L’etichetta che contrassegna il mio involucro fu imposta.
Il cognome dalla legge, il nome da mio nonno, mosso da quei vincoli annosi annidati nel cervelletto ma che non per questo esimono da responsabilità.
Nominare è dominare. Porre è collocare, posizionare; com-porre è gesto nobile, attività d’amoroso confluire; im-porre è dominio. L’azione è conficcata, incisa, lascia segni.
Quando si acquisisce consapevolezza si procede per tappe di liberazione. Una di queste sono i regalini che è bene farsi. Non sempre, per non non abituarsi all’elargizione immotivata del benessere che è materia, dunque limitata e preziosa, come il tempo.
Mi piace donarmi beni speciali di tanto in tanto.
Una passeggiata a Napoli per perdermi. Un disco che non conosco e che mi piace avere tra le dita perché la musica va maneggiata. Lo yogurt prugna e cereali che pizzica la lingua. Il sole al pomeriggio, sulla schiena. La focaccia alta coi buchi inzuppati di olio. I giretti in rete, dai luoghi visti a caso su Google Maps alle passeggiate tra i Macchiaioli. E i librini.

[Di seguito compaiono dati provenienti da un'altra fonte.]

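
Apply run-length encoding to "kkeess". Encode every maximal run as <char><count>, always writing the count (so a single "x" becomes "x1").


String: "kkeess"
Scanning for consecutive runs:
  'k' x 2
  'e' x 2
  's' x 2
RLE = "k2e2s2"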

Questa è la prima edizione italiana dei Dialoghi Confuciani, Lun Yü. Sansoni, Firenze, 1942.
Scovata da Dante & Descartes a Piazza del Gesù, giaceva in un mucchio di volumi che avrebbero meritato ben altro ordine e pulizia. Anche per l’antico motto virgiliano in esergo: Velorum pandimus alas.
Apriamo le ali delle vele. Buona Pasqua.